Pour ses 40 ans le FRAC Aquitaine nous propose rien de moins que la plus grande rétrospective à ce jour dédiée à Pierre Molinier : »Molinier rose saumon« , organisée par trois commissaires d’expositions : Marie Canet1, Claire Jacquet2 et Emmanuelle Debur3. L’important travail de recherche des commissaires nous permet de découvrir des apports inédits et une approche renouvelée. L’artiste bordelais est intimement lié au FRAC, puisqu’à sa création l’institution commence ses collections par l’achat d’une trentaine de travaux de Molinier.

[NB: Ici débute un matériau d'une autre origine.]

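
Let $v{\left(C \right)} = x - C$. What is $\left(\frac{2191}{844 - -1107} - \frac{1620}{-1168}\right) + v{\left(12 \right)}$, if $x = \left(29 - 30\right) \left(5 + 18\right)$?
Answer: $- \frac{18509293}{569692} \approx -32.49$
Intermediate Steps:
$x = -23$ ($x = \left(-1\right) 23 = -23$)
$v{\left(C \right)} = -23 - C$
$\left(\frac{2191}{844 - -1107} - \frac{1620}{-1168}\right) + v{\left(12 \right)} = \left(\frac{2191}{844 - -1107} - \frac{1620}{-1168}\right) - 35 = \left(\frac{2191}{844 + 1107} - - \frac{405}{292}\right) - 35 = \left(\frac{2191}{1951} + \frac{405}{292}\right) - 35 = \frac{1429927}{569692} - 35 = - \frac{18509293}{569692}$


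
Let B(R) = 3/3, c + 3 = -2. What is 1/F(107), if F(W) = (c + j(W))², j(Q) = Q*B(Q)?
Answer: 1/10404 ≈ 9.6117e-5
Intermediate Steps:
c = -5 (c = -3 - 2 = -5)
B(R) = 1 (B(R) = 3*(⅓) = 1)
j(Q) = Q (j(Q) = Q*1 = Q)
F(W) = (-5 + W)²
1/F(107) = 1/((-5 + 107)²) = 1/(102²) = 1/10404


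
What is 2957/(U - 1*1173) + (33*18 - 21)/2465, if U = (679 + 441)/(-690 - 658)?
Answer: -2229726772/975107165 ≈ -2.2866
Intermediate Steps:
U = -280/337 (U = 1120/(-1348) = 1120*(-1/1348) = -280/337 ≈ -0.83086)
2957/(U - 1*1173) + (33*18 - 21)/2465 = 2957/(-280/337 - 1*1173) + (33*18 - 21)/2465 = 2957/(-280/337 - 1173) + (594 - 21)*(1/2465) = 2957/(-395581/337) + 573*(1/2465) = 2957*(-337/395581) + 573/2465 = -996509/395581 + 573/2465 = -2229726772/975107165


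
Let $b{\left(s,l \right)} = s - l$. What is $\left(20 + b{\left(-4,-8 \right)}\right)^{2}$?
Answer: $576$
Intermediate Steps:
$\left(20 + b{\left(-4,-8 \right)}\right)^{2} = \left(20 - -4\right)^{2} = \left(20 + \left(-4 + 8\right)\right)^{2} = \left(20 + 4\right)^{2} = 24^{2} = 576$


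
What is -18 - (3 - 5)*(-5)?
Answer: -28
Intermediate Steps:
-18 - (3 - 5)*(-5) = -18 - (-2)*(-5) = -18 - 1*10 = -18 - 10 = -28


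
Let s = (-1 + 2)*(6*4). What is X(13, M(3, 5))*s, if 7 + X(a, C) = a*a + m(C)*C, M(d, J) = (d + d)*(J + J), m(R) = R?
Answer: 90288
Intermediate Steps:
M(d, J) = 4*J*d (M(d, J) = (2*d)*(2*J) = 4*J*d)
X(a, C) = -7 + C² + a² (X(a, C) = -7 + (a*a + C*C) = -7 + (a² + C²) = -7 + (C² + a²) = -7 + C² + a²)
s = 24 (s = 1*24 = 24)
X(13, M(3, 5))*s = (-7 + (4*5*3)² + 13²)*24 = (-7 + 60² + 169)*24 = (-7 + 3600 + 169)*24 = 3762*24 = 90288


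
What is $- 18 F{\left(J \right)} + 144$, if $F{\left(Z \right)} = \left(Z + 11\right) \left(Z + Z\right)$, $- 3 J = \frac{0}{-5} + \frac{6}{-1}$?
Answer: $-792$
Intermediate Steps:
$J = 2$ ($J = - \frac{\frac{0}{-5} + \frac{6}{-1}}{3} = - \frac{0 \left(- \frac{1}{5}\right) + 6 \left(-1\right)}{3} = - \frac{0 - 6}{3} = \left(- \frac{1}{3}\right) \left(-6\right) = 2$)
$F{\left(Z \right)} = 2 Z \left(11 + Z\right)$ ($F{\left(Z \right)} = \left(11 + Z\right) 2 Z = 2 Z \left(11 + Z\right)$)
$- 18 F{\left(J \right)} + 144 = - 18 \cdot 2 \cdot 2 \left(11 + 2\right) + 144 = - 18 \cdot 2 \cdot 2 \cdot 13 + 144 = \left(-18\right) 52 + 144 = -936 + 144 = -792$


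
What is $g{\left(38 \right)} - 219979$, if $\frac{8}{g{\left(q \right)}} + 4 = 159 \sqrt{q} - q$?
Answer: $- \frac{35156823745}{159819} + \frac{212 \sqrt{38}}{159819} \approx -2.1998 \cdot 10^{5}$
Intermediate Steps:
$g{\left(q \right)} = \frac{8}{-4 - q + 159 \sqrt{q}}$ ($g{\left(q \right)} = \frac{8}{-4 + \left(159 \sqrt{q} - q\right)} = \frac{8}{-4 + \left(- q + 159 \sqrt{q}\right)} = \frac{8}{-4 - q + 159 \sqrt{q}}$)
$g{\left(38 \right)} - 219979 = - \frac{8}{4 + 38 - 159 \sqrt{38}} - 219979 = - \frac{8}{42 - 159 \sqrt{38}} - 219979 = -219979 - \frac{8}{42 - 159 \sqrt{38}}$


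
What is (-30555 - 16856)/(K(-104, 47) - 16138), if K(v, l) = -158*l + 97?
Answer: 47411/23467 ≈ 2.0203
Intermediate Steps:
K(v, l) = 97 - 158*l
(-30555 - 16856)/(K(-104, 47) - 16138) = (-30555 - 16856)/((97 - 158*47) - 16138) = -47411/((97 - 7426) - 16138) = -47411/(-7329 - 16138) = -47411/(-23467) = -47411*(-1/23467) = 47411/23467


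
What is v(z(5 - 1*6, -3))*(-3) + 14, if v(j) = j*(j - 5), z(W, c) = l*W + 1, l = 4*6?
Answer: -1918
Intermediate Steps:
l = 24
z(W, c) = 1 + 24*W (z(W, c) = 24*W + 1 = 1 + 24*W)
v(j) = j*(-5 + j)
v(z(5 - 1*6, -3))*(-3) + 14 = ((1 + 24*(5 - 1*6))*(-5 + (1 + 24*(5 - 1*6))))*(-3) + 14 = ((1 + 24*(5 - 6))*(-5 + (1 + 24*(5 - 6))))*(-3) + 14 = ((1 + 24*(-1))*(-5 + (1 + 24*(-1))))*(-3) + 14 = ((1 - 24)*(-5 + (1 - 24)))*(-3) + 14 = -23*(-5 - 23)*(-3) + 14 = -23*(-28)*(-3) + 14 = 644*(-3) + 14 = -1932 + 14 = -1918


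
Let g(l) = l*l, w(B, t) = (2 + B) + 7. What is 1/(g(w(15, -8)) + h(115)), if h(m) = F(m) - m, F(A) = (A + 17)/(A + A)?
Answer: 115/53081 ≈ 0.0021665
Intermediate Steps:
F(A) = (17 + A)/(2*A) (F(A) = (17 + A)/((2*A)) = (17 + A)*(1/(2*A)) = (17 + A)/(2*A))
w(B, t) = 9 + B
h(m) = -m + (17 + m)/(2*m) (h(m) = (17 + m)/(2*m) - m = -m + (17 + m)/(2*m))
g(l) = l**2
1/(g(w(15, -8)) + h(115)) = 1/((9 + 15)**2 + (1/2 - 1*115 + (17/2)/115)) = 1/(24**2 + (1/2 - 115 + (17/2)*(1/115))) = 1/(576 + (1/2 - 115 + 17/230)) = 1/(576 - 13159/115) = 1/(53081/115) = 115/53081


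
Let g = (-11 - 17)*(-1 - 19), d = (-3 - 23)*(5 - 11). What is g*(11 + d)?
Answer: 93520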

Nous pouvons remercier les différentes institutions artistiques bordelaises, le Centre Pompidou, le Musée d’Art Moderne de Paris ainsi que les collectionneurs·euses privé·es pour le prêt des quelques 220 œuvres. Au cours de notre visite nous retrouvons l’ensemble de la carrière de Pierre Molinier, avec son début en peinture avant son virage vers la photographie et une pratique du travestissement toute particulière. Dans cette exposition il est accompagné d’une cinquantaine d’autres artistes, afin d’intégrer Molinier à un paysage artistique plus large et plus complexe qu’on a pu nous laisser croire.

Il est à noter que l’exposition est interdite aux mineur·es, dû au caractère sulfureux de certaines œuvres exposées. Il est par ailleurs conseillé au public adulte de regarder en amont le travail de Molinier pour éviter les déconvenues lors de la visite. Pour les mineur-es, et parce qu’il est important de poser les questions de genre, une salle alternative est proposée avec des travaux plus légers de Molinier et de huit autres artistes, intitulée « Pierre Molinier, les corps et les genres ». Elle est par ailleurs agréable et ludique, le public adulte y trouvera aussi de l’intérêt.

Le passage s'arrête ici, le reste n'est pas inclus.